Robert Doherty, senior vice president of government affairs with the American College of Physicians, told CNBC that he spoke with DOJ regulators who were “interested in the perspective of rank and file physicians.” He apparently told regulators that combining the companies could drive primary care doctors and small physician practices out of business.
“They typically will not have the leverage to be able to say no to an insurance contract, when that insurer may control 50% to 60% of the patients they see,” Doherty said.

Concerns over consumer choice have also dominated the conversation among regulators – and agents.

“Competition is a good thing. Any time one entity controls too much market share…there should be concern,” Edward Yates, Jr. told Insurance Business America. “When these options are diminished, it can certainly affect my ability to compete and place clients. The way in which mergers are managed and executed can have a high impact on client relations across the board. If the execution is not smooth, client relations su­ffer, and it can become difficult to get things done, such as underwriting transactions.”
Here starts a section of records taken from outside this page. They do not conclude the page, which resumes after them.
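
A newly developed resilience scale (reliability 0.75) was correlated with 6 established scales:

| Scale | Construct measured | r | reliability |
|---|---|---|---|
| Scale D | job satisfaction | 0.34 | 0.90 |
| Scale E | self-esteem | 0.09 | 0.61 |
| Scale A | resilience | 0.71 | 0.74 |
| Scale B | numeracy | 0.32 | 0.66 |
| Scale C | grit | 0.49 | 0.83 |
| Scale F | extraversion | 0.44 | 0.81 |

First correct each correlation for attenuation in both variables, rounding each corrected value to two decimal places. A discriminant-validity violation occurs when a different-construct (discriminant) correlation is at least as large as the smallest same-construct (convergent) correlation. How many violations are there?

Disattenuated r (r / √(r_scale · r_new)):
  Scale D (disc): 0.34 / √(0.90·0.75) = 0.41
  Scale E (disc): 0.09 / √(0.61·0.75) = 0.13
  Scale A (conv): 0.71 / √(0.74·0.75) = 0.95
  Scale B (disc): 0.32 / √(0.66·0.75) = 0.45
  Scale C (disc): 0.49 / √(0.83·0.75) = 0.62
  Scale F (disc): 0.44 / √(0.81·0.75) = 0.56
Smallest convergent = 0.95. Discriminant values: 0.41, 0.13, 0.45, 0.62, 0.56; count ≥ 0.95 → 0.

0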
Despite the heightened scrutiny, leaders with both Aetna and Anthem say they are optimistic their transactions will be approved and completed by the end of the year – and will not affect consumer choice.

Anthem CEO Joseph Swedish in particular characterized the potential takeover of Cigna as a deal that would result in “the scale to drive greater efficiency and affordability for our customers” as well as “improvements in the total cost of care.”

The DOJ has not officially commented on ongoing consideration of the two mergers.